Философская идея новеллы о воплощении, царства поэтической фантастики в мире искусства, в мире поэзии утверждается в последнем абзаце новеллы. Ее автор, страдающий от мысли, что ему приходится покидать сказочную Атлантиду и возвращаться в жалкое убожество своей мансарды, слышит ободряющие слова Линдхорста: «Разве сами вы не были только что в Атлантиде и разве не владеете вы там по крайней мере порядочной мызой как поэтической собственностью вашего ума?
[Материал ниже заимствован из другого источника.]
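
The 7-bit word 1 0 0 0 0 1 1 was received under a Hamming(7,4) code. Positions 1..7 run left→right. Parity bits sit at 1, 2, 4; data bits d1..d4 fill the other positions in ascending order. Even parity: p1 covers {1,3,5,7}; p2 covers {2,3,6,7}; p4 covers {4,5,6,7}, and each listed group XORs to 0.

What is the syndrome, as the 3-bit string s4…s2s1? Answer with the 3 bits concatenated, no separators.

s1 (pos 1,3,5,7): 1⊕0⊕0⊕1 = 0
s2 (pos 2,3,6,7): 0⊕0⊕1⊕1 = 0
s4 (pos 4,5,6,7): 0⊕0⊕1⊕1 = 0
Syndrome s4…s1 = 000 → no error.

000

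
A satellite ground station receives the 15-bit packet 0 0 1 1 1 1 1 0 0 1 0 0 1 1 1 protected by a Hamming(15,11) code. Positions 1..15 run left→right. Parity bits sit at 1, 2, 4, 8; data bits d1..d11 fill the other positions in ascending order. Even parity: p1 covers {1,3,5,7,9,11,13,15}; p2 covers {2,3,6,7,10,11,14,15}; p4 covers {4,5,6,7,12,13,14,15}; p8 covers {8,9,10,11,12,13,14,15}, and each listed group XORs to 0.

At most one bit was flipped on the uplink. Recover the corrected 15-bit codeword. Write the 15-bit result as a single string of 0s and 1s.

s1 (pos 1,3,5,7,9,11,13,15): 0⊕1⊕1⊕1⊕0⊕0⊕1⊕1 = 1
s2 (pos 2,3,6,7,10,11,14,15): 0⊕1⊕1⊕1⊕1⊕0⊕1⊕1 = 0
s4 (pos 4,5,6,7,12,13,14,15): 1⊕1⊕1⊕1⊕0⊕1⊕1⊕1 = 1
s8 (pos 8,9,10,11,12,13,14,15): 0⊕0⊕1⊕0⊕0⊕1⊕1⊕1 = 0
Syndrome s8…s1 = 0101 → error at position 5.
Flip position 5: 001111100100111 → 001101100100111

001101100100111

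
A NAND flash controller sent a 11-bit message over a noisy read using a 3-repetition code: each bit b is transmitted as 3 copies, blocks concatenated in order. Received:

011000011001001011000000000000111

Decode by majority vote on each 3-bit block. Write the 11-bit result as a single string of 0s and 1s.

10100100001

Block 1 (011): 2 ones → 1
Block 2 (000): 0 ones → 0
Block 3 (011): 2 ones → 1
Block 4 (001): 1 one → 0
Block 5 (001): 1 one → 0
Block 6 (011): 2 ones → 1
Block 7 (000): 0 ones → 0
Block 8 (000): 0 ones → 0
Block 9 (000): 0 ones → 0
Block 10 (000): 0 ones → 0
Block 11 (111): 3 ones → 1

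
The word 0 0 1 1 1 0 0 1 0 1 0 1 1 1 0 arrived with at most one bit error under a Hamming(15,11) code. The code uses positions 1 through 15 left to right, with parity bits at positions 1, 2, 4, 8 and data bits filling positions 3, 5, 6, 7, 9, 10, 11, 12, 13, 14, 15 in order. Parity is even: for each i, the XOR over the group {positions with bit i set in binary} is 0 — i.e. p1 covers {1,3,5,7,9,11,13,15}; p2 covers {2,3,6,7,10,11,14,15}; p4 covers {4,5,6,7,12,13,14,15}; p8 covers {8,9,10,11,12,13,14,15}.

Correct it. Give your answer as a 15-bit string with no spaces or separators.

s1 (pos 1,3,5,7,9,11,13,15): 0⊕1⊕1⊕0⊕0⊕0⊕1⊕0 = 1
s2 (pos 2,3,6,7,10,11,14,15): 0⊕1⊕0⊕0⊕1⊕0⊕1⊕0 = 1
s4 (pos 4,5,6,7,12,13,14,15): 1⊕1⊕0⊕0⊕1⊕1⊕1⊕0 = 1
s8 (pos 8,9,10,11,12,13,14,15): 1⊕0⊕1⊕0⊕1⊕1⊕1⊕0 = 1
Syndrome s8…s1 = 1111 → error at position 15.
Flip position 15: 001110010101110 → 001110010101111

001110010101111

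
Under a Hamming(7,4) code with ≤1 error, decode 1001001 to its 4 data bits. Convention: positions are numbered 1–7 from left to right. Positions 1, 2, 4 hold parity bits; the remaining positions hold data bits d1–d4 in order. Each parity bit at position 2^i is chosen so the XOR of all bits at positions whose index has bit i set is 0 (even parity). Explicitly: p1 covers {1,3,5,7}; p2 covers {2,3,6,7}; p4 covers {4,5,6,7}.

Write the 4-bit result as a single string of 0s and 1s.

0001

s1 (pos 1,3,5,7): 1⊕0⊕0⊕1 = 0
s2 (pos 2,3,6,7): 0⊕0⊕0⊕1 = 1
s4 (pos 4,5,6,7): 1⊕0⊕0⊕1 = 0
Syndrome s4…s1 = 010 → error at position 2.
Flip position 2: 1001001 → 1101001
Read data bits from positions 3,5,6,7: 0001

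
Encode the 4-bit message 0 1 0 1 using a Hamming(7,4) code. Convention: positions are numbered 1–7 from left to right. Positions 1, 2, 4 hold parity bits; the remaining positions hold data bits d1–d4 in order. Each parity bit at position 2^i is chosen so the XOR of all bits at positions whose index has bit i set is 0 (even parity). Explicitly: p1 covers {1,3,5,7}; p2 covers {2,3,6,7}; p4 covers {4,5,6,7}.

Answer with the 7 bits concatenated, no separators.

Place data at non-parity positions: p1 p2 0 p4 1 0 1
p1 (pos 1,3,5,7): XOR of data positions = 0⊕1⊕1 = 0
p2 (pos 2,3,6,7): XOR of data positions = 0⊕0⊕1 = 1
p4 (pos 4,5,6,7): XOR of data positions = 1⊕0⊕1 = 0
Codeword: 0100101

0100101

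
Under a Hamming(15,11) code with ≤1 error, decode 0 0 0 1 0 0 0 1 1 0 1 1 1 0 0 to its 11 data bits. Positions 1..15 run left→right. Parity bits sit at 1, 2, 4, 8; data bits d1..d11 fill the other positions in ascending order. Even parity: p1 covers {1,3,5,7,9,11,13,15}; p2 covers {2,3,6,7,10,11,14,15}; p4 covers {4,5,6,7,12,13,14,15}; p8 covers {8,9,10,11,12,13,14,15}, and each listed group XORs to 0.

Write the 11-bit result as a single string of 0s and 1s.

s1 (pos 1,3,5,7,9,11,13,15): 0⊕0⊕0⊕0⊕1⊕1⊕1⊕0 = 1
s2 (pos 2,3,6,7,10,11,14,15): 0⊕0⊕0⊕0⊕0⊕1⊕0⊕0 = 1
s4 (pos 4,5,6,7,12,13,14,15): 1⊕0⊕0⊕0⊕1⊕1⊕0⊕0 = 1
s8 (pos 8,9,10,11,12,13,14,15): 1⊕1⊕0⊕1⊕1⊕1⊕0⊕0 = 1
Syndrome s8…s1 = 1111 → error at position 15.
Flip position 15: 000100011011100 → 000100011011101
Read data bits from positions 3,5,6,7,9,10,11,12,13,14,15: 00001011101

00001011101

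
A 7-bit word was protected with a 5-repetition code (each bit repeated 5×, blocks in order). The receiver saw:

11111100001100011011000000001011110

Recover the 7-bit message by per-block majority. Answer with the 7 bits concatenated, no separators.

1001001

Block 1 (11111): 5 ones → 1
Block 2 (10000): 1 one → 0
Block 3 (11000): 2 ones → 0
Block 4 (11011): 4 ones → 1
Block 5 (00000): 0 ones → 0
Block 6 (00010): 1 one → 0
Block 7 (11110): 4 ones → 1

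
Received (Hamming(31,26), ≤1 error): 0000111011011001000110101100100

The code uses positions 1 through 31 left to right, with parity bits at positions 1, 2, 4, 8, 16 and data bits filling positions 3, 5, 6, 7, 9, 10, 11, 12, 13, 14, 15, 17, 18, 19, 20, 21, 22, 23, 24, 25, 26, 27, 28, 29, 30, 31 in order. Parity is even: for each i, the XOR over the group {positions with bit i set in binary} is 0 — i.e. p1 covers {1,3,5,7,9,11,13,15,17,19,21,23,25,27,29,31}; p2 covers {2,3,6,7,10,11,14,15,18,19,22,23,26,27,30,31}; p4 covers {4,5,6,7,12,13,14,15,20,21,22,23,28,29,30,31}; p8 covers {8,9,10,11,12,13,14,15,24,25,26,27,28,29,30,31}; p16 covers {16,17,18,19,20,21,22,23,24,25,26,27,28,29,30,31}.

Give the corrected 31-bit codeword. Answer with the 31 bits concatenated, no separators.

0000111011011001000110101100110

s1 (pos 1,3,5,7,9,11,13,15,17,19,21,23,25,27,29,31): 0⊕0⊕1⊕1⊕1⊕0⊕1⊕0⊕0⊕0⊕1⊕1⊕1⊕0⊕1⊕0 = 0
s2 (pos 2,3,6,7,10,11,14,15,18,19,22,23,26,27,30,31): 0⊕0⊕1⊕1⊕1⊕0⊕0⊕0⊕0⊕0⊕0⊕1⊕1⊕0⊕0⊕0 = 1
s4 (pos 4,5,6,7,12,13,14,15,20,21,22,23,28,29,30,31): 0⊕1⊕1⊕1⊕1⊕1⊕0⊕0⊕1⊕1⊕0⊕1⊕0⊕1⊕0⊕0 = 1
s8 (pos 8,9,10,11,12,13,14,15,24,25,26,27,28,29,30,31): 0⊕1⊕1⊕0⊕1⊕1⊕0⊕0⊕0⊕1⊕1⊕0⊕0⊕1⊕0⊕0 = 1
s16 (pos 16,17,18,19,20,21,22,23,24,25,26,27,28,29,30,31): 1⊕0⊕0⊕0⊕1⊕1⊕0⊕1⊕0⊕1⊕1⊕0⊕0⊕1⊕0⊕0 = 1
Syndrome s16…s1 = 11110 → error at position 30.
Flip position 30: 0000111011011001000110101100100 → 0000111011011001000110101100110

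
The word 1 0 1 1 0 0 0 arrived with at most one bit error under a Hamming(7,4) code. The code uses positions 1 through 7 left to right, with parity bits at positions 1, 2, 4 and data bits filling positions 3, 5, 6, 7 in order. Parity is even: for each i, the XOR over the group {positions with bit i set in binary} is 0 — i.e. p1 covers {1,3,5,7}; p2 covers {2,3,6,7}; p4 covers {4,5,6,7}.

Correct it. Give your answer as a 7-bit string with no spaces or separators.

1011010

s1 (pos 1,3,5,7): 1⊕1⊕0⊕0 = 0
s2 (pos 2,3,6,7): 0⊕1⊕0⊕0 = 1
s4 (pos 4,5,6,7): 1⊕0⊕0⊕0 = 1
Syndrome s4…s1 = 110 → error at position 6.
Flip position 6: 1011000 → 1011010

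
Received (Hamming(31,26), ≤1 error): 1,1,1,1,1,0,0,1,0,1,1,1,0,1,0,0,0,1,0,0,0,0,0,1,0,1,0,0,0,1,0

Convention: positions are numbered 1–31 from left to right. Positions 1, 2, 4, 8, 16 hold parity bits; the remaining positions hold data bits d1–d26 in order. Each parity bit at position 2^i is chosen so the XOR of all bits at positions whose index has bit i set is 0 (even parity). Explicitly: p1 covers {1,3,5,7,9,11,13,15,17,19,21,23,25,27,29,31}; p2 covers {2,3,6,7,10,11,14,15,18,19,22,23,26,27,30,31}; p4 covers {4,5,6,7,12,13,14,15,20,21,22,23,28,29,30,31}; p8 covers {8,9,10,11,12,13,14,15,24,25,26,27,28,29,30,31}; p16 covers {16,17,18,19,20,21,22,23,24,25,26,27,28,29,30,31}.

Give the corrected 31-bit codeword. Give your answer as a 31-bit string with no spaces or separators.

s1 (pos 1,3,5,7,9,11,13,15,17,19,21,23,25,27,29,31): 1⊕1⊕1⊕0⊕0⊕1⊕0⊕0⊕0⊕0⊕0⊕0⊕0⊕0⊕0⊕0 = 0
s2 (pos 2,3,6,7,10,11,14,15,18,19,22,23,26,27,30,31): 1⊕1⊕0⊕0⊕1⊕1⊕1⊕0⊕1⊕0⊕0⊕0⊕1⊕0⊕1⊕0 = 0
s4 (pos 4,5,6,7,12,13,14,15,20,21,22,23,28,29,30,31): 1⊕1⊕0⊕0⊕1⊕0⊕1⊕0⊕0⊕0⊕0⊕0⊕0⊕0⊕1⊕0 = 1
s8 (pos 8,9,10,11,12,13,14,15,24,25,26,27,28,29,30,31): 1⊕0⊕1⊕1⊕1⊕0⊕1⊕0⊕1⊕0⊕1⊕0⊕0⊕0⊕1⊕0 = 0
s16 (pos 16,17,18,19,20,21,22,23,24,25,26,27,28,29,30,31): 0⊕0⊕1⊕0⊕0⊕0⊕0⊕0⊕1⊕0⊕1⊕0⊕0⊕0⊕1⊕0 = 0
Syndrome s16…s1 = 00100 → error at position 4.
Flip position 4: 1111100101110100010000010100010 → 1110100101110100010000010100010

1110100101110100010000010100010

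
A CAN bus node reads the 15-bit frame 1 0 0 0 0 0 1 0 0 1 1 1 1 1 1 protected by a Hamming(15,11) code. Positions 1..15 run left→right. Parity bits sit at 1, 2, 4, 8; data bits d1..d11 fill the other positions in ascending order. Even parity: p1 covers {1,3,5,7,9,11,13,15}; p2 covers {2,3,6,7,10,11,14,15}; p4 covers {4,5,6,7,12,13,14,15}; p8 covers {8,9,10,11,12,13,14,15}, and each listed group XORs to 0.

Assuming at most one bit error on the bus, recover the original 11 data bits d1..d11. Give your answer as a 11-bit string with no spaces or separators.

00000111111

s1 (pos 1,3,5,7,9,11,13,15): 1⊕0⊕0⊕1⊕0⊕1⊕1⊕1 = 1
s2 (pos 2,3,6,7,10,11,14,15): 0⊕0⊕0⊕1⊕1⊕1⊕1⊕1 = 1
s4 (pos 4,5,6,7,12,13,14,15): 0⊕0⊕0⊕1⊕1⊕1⊕1⊕1 = 1
s8 (pos 8,9,10,11,12,13,14,15): 0⊕0⊕1⊕1⊕1⊕1⊕1⊕1 = 0
Syndrome s8…s1 = 0111 → error at position 7.
Flip position 7: 100000100111111 → 100000000111111
Read data bits from positions 3,5,6,7,9,10,11,12,13,14,15: 00000111111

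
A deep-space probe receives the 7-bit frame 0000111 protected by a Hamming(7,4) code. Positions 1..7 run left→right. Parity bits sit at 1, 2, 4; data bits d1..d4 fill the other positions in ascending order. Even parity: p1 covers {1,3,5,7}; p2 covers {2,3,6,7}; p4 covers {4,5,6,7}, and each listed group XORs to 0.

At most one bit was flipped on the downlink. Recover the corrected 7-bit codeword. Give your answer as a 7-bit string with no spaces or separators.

s1 (pos 1,3,5,7): 0⊕0⊕1⊕1 = 0
s2 (pos 2,3,6,7): 0⊕0⊕1⊕1 = 0
s4 (pos 4,5,6,7): 0⊕1⊕1⊕1 = 1
Syndrome s4…s1 = 100 → error at position 4.
Flip position 4: 0000111 → 0001111

0001111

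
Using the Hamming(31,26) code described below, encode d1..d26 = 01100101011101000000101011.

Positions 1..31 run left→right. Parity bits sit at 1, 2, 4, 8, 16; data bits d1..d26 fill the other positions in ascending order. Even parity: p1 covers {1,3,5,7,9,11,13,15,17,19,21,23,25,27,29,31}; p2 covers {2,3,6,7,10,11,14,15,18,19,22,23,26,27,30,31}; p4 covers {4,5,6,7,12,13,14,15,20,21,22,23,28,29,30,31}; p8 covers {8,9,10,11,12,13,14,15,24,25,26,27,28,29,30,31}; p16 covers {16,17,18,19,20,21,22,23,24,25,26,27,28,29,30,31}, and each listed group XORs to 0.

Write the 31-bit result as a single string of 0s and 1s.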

Да разве и блаженство Ансельма есть не что иное, как жизнь в поэзии, которой священная гармония всего сущего открывается как глубочайшая из тайн природы!»

В. Г. Белинский высоко ценил сатирический талант Гофмана, отмечая, что он умел «изображать действительность во всей ее истинности и казнить ядовитым сарказмом филистерство... своих соотечественников».

Эти наблюдения замечательного русского критика в полной мере могут быть отнесены к сказочной новелле «Крошка Цахес». В новой сказке полностью сохраняется двоемирие Гофмана в восприятии действительности, что опять нашло отражение в двуплановости композиции новеллы, в характерах персонажей и в их расстановке. Многие основные действующие лица новеллы-сказки.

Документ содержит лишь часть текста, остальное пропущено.